Ahmed Muhammad with a happy Kits Cubed customer. (Ahmed Muhammad)

This fall, Fulop ordered more kits for what she calls “Back Yard School,” a socially distanced pod of six Crocker Elementary families that she began teaching to support their online curriculum: “Again, a big hit.” Fulop also ordered 200 more Kits Cubed combo sets for Life Academy’s advisory classes, and plans to order more soon for her lessons on electricity and magnetism.

“I can’t say enough good things about working with Ahmed,” she says. “He is highly professional and efficient… our turnaround time on the 200 kits we recently ordered for Life Academy was incredibly tight.”

“We’re working tirelessly just to make sure our students have consistent access to internet… there is nothing equitable about how we educate Black and Brown children in OUSD,” says Patrick Messac, another teacher at Life Academy. “Disembodied classrooms can really sap the joy from learning.” But after using KitsCubed for the first time, he “heard gasps of surprise and excitement” from his students.

“Simple things, like annotating a text, are difficult in a virtual world… it was important for me to do something real and hands-on with my students,” fellow Life Academy teacher Christi Grossman adds. “Ahmed was a joy to work with.”

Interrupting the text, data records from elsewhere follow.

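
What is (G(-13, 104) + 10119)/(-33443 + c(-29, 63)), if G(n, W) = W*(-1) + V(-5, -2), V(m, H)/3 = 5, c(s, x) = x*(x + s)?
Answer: -10030/31301 ≈ -0.32044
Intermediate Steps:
c(s, x) = x*(s + x)
V(m, H) = 15 (V(m, H) = 3*5 = 15)
G(n, W) = 15 - W (G(n, W) = W*(-1) + 15 = -W + 15 = 15 - W)
(G(-13, 104) + 10119)/(-33443 + c(-29, 63)) = ((15 - 1*104) + 10119)/(-33443 + 63*(-29 + 63)) = ((15 - 104) + 10119)/(-33443 + 63*34) = (-89 + 10119)/(-33443 + 2142) = 10030/(-31301) = 10030*(-1/31301) = -10030/31301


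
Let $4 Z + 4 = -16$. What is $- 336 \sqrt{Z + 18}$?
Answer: $- 336 \sqrt{13} \approx -1211.5$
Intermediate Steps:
$Z = -5$ ($Z = -1 + \frac{1}{4} \left(-16\right) = -1 - 4 = -5$)
$- 336 \sqrt{Z + 18} = - 336 \sqrt{-5 + 18} = - 336 \sqrt{13}$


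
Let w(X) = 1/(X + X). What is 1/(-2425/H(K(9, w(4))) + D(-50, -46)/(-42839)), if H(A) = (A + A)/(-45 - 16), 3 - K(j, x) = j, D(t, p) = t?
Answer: -514068/6336958475 ≈ -8.1122e-5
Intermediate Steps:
w(X) = 1/(2*X)
K(j, x) = 3 - j
H(A) = -2*A/61 (H(A) = (2*A)/(-61) = (2*A)*(-1/61) = -2*A/61)
1/(-2425/H(K(9, w(4))) + D(-50, -46)/(-42839)) = 1/(-2425*(-61/(2*(3 - 1*9))) - 50/(-42839)) = 1/(-2425*(-61/(2*(3 - 9))) - 50*(-1/42839)) = 1/(-2425/((-2/61*(-6))) + 50/42839) = 1/(-2425/12/61 + 50/42839) = 1/(-2425*61/12 + 50/42839) = 1/(-147925/12 + 50/42839) = 1/(-6336958475/514068) = -514068/6336958475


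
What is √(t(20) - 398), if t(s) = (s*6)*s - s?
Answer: √1982 ≈ 44.520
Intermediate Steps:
t(s) = -s + 6*s² (t(s) = (6*s)*s - s = 6*s² - s = -s + 6*s²)
√(t(20) - 398) = √(20*(-1 + 6*20) - 398) = √(20*(-1 + 120) - 398) = √(20*119 - 398) = √(2380 - 398) = √1982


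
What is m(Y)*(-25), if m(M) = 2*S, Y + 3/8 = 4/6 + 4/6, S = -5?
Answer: 250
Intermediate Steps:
Y = 23/24 (Y = -3/8 + (4/6 + 4/6) = -3/8 + (4*(1/6) + 4*(1/6)) = -3/8 + (2/3 + 2/3) = -3/8 + 4/3 = 23/24 ≈ 0.95833)
m(M) = -10 (m(M) = 2*(-5) = -10)
m(Y)*(-25) = -10*(-25) = 250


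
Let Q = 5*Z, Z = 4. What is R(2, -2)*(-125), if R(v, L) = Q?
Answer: -2500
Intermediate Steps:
Q = 20 (Q = 5*4 = 20)
R(v, L) = 20
R(2, -2)*(-125) = 20*(-125) = -2500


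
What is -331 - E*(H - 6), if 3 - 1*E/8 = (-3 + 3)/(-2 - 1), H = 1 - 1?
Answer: -187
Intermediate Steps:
H = 0
E = 24 (E = 24 - 8*(-3 + 3)/(-2 - 1) = 24 - 0/(-3) = 24 - 0*(-1)/3 = 24 - 8*0 = 24 + 0 = 24)
-331 - E*(H - 6) = -331 - 24*(0 - 6) = -331 - 24*(-6) = -331 - 1*(-144) = -331 + 144 = -187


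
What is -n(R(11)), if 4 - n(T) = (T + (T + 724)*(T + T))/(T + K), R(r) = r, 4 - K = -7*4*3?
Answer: 1435/9 ≈ 159.44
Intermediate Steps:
K = 88 (K = 4 - (-7*4)*3 = 4 - (-28)*3 = 4 - 1*(-84) = 4 + 84 = 88)
n(T) = 4 - (T + 2*T*(724 + T))/(88 + T) (n(T) = 4 - (T + (T + 724)*(T + T))/(T + 88) = 4 - (T + (724 + T)*(2*T))/(88 + T) = 4 - (T + 2*T*(724 + T))/(88 + T))
-n(R(11)) = -(352 - 1445*11 - 2*11²)/(88 + 11) = -(352 - 15895 - 2*121)/99 = -(352 - 15895 - 242)/99 = -(-15785)/99 = -1*(-1435/9) = 1435/9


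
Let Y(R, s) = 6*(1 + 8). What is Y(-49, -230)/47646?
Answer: 3/2647 ≈ 0.0011334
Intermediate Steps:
Y(R, s) = 54 (Y(R, s) = 6*9 = 54)
Y(-49, -230)/47646 = 54/47646 = 54*(1/47646) = 3/2647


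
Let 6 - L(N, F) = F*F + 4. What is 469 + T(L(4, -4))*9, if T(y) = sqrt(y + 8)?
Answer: 469 + 9*I*sqrt(6) ≈ 469.0 + 22.045*I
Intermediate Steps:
L(N, F) = 2 - F**2 (L(N, F) = 6 - (F*F + 4) = 6 - (F**2 + 4) = 6 - (4 + F**2) = 6 + (-4 - F**2) = 2 - F**2)
T(y) = sqrt(8 + y)
469 + T(L(4, -4))*9 = 469 + sqrt(8 + (2 - 1*(-4)**2))*9 = 469 + sqrt(8 + (2 - 1*16))*9 = 469 + sqrt(8 + (2 - 16))*9 = 469 + sqrt(8 - 14)*9 = 469 + sqrt(-6)*9 = 469 + (I*sqrt(6))*9 = 469 + 9*I*sqrt(6)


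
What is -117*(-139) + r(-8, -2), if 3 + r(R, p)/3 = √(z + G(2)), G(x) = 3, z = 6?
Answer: 16263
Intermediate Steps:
r(R, p) = 0 (r(R, p) = -9 + 3*√(6 + 3) = -9 + 3*√9 = -9 + 3*3 = -9 + 9 = 0)
-117*(-139) + r(-8, -2) = -117*(-139) + 0 = 16263 + 0 = 16263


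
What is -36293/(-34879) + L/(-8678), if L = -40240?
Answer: 859240807/151339981 ≈ 5.6776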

The future is bright for both Muhammad and Kits Cubed. He plans to be the first in his immediate family to attend college, and is currently in the midst of application season. Most recently, Kits Cubed designed a new human anatomy kit, and piloted it with the Alameda County EMS Corps to teach underrepresented teens about the respiratory system on their way to entering the medical field.

This Halloween, Kits Cubed is holding a socially distanced donation event at Korematsu Discovery Academy, where they will donate science kits and onetab Learning Tablets to all 250 students. Eventually, Muhammad hopes to expand the services offered beyond STEM. “I definitely want to reach into the humanities side because, yes, scientists are important, but so are lawyers and politicians and writers,” he says. “Honestly, just trying to tap into kids’ potentials in as many ways as possible is our next big step.”